According to reports, the fall in value is a result of the sustained sell-off of shares on the Ghana Stock Exchange, which has impacted the market value of publicly traded companies.
Meanwhile, data showed that the market value of his stake has dropped by GH¢25.6 million since the beginning of 2022, resulting in a total value loss of $11.2 million after adjusting for the recent depreciation of the Ghanaian cedi against the U.S. dollar.
GCB Bank, which ranks as the ninth most valuable company on the Ghana Stock Exchange, is one of Ghana’s largest banks in terms of total operating assets and industry deposits.
The bank is the country’s second-largest bank, accounting for more than 11 percent of banking industry deposits.
Mr Ofori owns 7.49 percent of GCB Bank, making him the banking group’s third-largest shareholder after the Social Security and National Insurance Trust and the Ghanaian government.
The market value of his stake has dropped by GH¢25.6 million since the start of the year, from GH¢104 million in January 1 to GH¢78.4 million.
Moreover, another culprit responsible for his loss was the fall in the bank’s share price. The bank’s share price fell by 24.6 percent year to date, from GH5.24 at the start of the year to GH¢3.95. The group’s market capitalization is worth GH¢1.05 billion at the current price level.
Despite a recent drop in GCB Bank’s market capitalization, which has resulted in millions of dollars in losses for shareholders and investors, the Ghana-based financial services group continues to create value for its shareholders, with profits exceeding GH¢463 million at the end of the first nine months of its 2022 fiscal year.

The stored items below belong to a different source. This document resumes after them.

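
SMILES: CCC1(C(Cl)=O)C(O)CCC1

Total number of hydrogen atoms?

13

Hydrogens are implicit in SMILES; fill each atom to its normal valence:
  4 × C: 2 H each → 8
  2 × C: no H
  1 × C: 3 H
  1 × C: 1 H
  1 × Cl: no H
  1 × O: 1 H
  1 × O: no H
  Total hydrogens = 13.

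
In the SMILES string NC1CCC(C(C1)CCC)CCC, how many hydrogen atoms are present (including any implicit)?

25

Hydrogens are implicit in SMILES; fill each atom to its normal valence:
  7 × C: 2 H each → 14
  3 × C: 1 H each → 3
  2 × C: 3 H each → 6
  1 × N: 2 H
  Total hydrogens = 25.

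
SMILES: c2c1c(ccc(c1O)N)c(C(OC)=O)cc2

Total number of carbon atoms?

12

The symbol for carbon appears 12 times in the SMILES. Lowercase c denotes aromatic carbon and counts toward C.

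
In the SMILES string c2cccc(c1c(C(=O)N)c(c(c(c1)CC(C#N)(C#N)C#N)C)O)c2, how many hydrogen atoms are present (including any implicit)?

14

Hydrogens are implicit in SMILES; fill each atom to its normal valence:
  6 × C (aromatic): 1 H each → 6
  6 × C (aromatic): no H
  5 × C: no H
  3 × N: no H
  1 × C: 3 H
  1 × C: 2 H
  1 × N: 2 H
  1 × O: 1 H
  1 × O: no H
  Total hydrogens = 14.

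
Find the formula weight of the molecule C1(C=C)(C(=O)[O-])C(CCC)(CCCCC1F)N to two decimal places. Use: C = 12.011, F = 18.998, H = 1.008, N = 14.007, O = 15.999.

242.31

Molecular formula: C13H21FNO2-.
M = 13×12.011 + 1×18.998 + 21×1.008 + 1×14.007 + 2×15.999 = 242.31 g/mol.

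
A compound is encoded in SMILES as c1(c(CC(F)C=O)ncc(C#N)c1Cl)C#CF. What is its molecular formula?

C11H5ClF2N2O

Heavy atoms from the SMILES: 11 C, 1 Cl, 2 F, 2 N, 1 O.
Implicit hydrogens by atom environment:
  4 × C (aromatic): no H
  3 × C: no H
  2 × C: 1 H each → 2
  2 × F: no H
  1 × C: 2 H
  1 × C (aromatic): 1 H
  1 × Cl: no H
  1 × N (aromatic): no H
  1 × N: no H
  1 × O: no H
  Total hydrogens = 5.
Molecular formula: C11H5ClF2N2O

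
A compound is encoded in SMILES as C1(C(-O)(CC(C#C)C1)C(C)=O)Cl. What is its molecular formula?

C9H11ClO2

Heavy atoms from the SMILES: 9 C, 1 Cl, 2 O.
Implicit hydrogens by atom environment:
  3 × C: 1 H each → 3
  3 × C: no H
  2 × C: 2 H each → 4
  1 × C: 3 H
  1 × Cl: no H
  1 × O: 1 H
  1 × O: no H
  Total hydrogens = 11.
Molecular formula: C9H11ClO2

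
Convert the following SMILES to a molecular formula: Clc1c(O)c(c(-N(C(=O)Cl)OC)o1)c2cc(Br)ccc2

Heavy atoms from the SMILES: 1 Br, 12 C, 2 Cl, 1 N, 4 O.
Implicit hydrogens by atom environment:
  6 × C (aromatic): no H
  4 × C (aromatic): 1 H each → 4
  2 × Cl: no H
  2 × O: no H
  1 × Br: no H
  1 × C: 3 H
  1 × C: no H
  1 × N: no H
  1 × O: 1 H
  1 × O (aromatic): no H
  Total hydrogens = 8.
Molecular formula: C12H8BrCl2NO4

C12H8BrCl2NO4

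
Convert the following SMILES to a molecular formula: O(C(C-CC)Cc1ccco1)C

C10H16O2

Heavy atoms from the SMILES: 10 C, 2 O.
Implicit hydrogens by atom environment:
  3 × C: 2 H each → 6
  3 × C (aromatic): 1 H each → 3
  2 × C: 3 H each → 6
  1 × C: 1 H
  1 × C (aromatic): no H
  1 × O (aromatic): no H
  1 × O: no H
  Total hydrogens = 16.
Molecular formula: C10H16O2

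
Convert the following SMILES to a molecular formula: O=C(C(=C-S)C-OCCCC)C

Heavy atoms from the SMILES: 9 C, 2 O, 1 S.
Implicit hydrogens by atom environment:
  4 × C: 2 H each → 8
  2 × C: 3 H each → 6
  2 × C: no H
  2 × O: no H
  1 × C: 1 H
  1 × S: 1 H
  Total hydrogens = 16.
Molecular formula: C9H16O2S

C9H16O2S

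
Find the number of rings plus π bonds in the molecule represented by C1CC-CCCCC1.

Molecular formula from the SMILES: C8H16.
DoU = (2C + 2 + N − H − X)/2 = (2·8 + 2 + 0 − 16 − 0)/2 = 2/2 = 1.
(Structurally: 1 ring(s) + 0 π bond(s) = 1.)

1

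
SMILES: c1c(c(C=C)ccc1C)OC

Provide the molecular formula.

C10H12O

Heavy atoms from the SMILES: 10 C, 1 O.
Implicit hydrogens by atom environment:
  3 × C (aromatic): 1 H each → 3
  3 × C (aromatic): no H
  2 × C: 3 H each → 6
  1 × C: 2 H
  1 × C: 1 H
  1 × O: no H
  Total hydrogens = 12.
Molecular formula: C10H12O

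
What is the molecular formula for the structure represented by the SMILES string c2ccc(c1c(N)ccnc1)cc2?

Heavy atoms from the SMILES: 11 C, 2 N.
Implicit hydrogens by atom environment:
  8 × C (aromatic): 1 H each → 8
  3 × C (aromatic): no H
  1 × N: 2 H
  1 × N (aromatic): no H
  Total hydrogens = 10.
Molecular formula: C11H10N2

C11H10N2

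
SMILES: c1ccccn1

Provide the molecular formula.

C5H5N

Heavy atoms from the SMILES: 5 C, 1 N.
Implicit hydrogens by atom environment:
  5 × C (aromatic): 1 H each → 5
  1 × N (aromatic): no H
  Total hydrogens = 5.
Molecular formula: C5H5N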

The group’s profit after tax increased by 28.4 percent from GH¢360.4 million to GH¢463.14 million, according to figures contained in its recently published financial statement for the nine months period of its current fiscal year.
However, the increase in the bank’s earnings puts Mr Ofori and other shareholders on track to receive a substantial dividend from the bank’s operations when the 2022 dividend is declared and approved in 2023.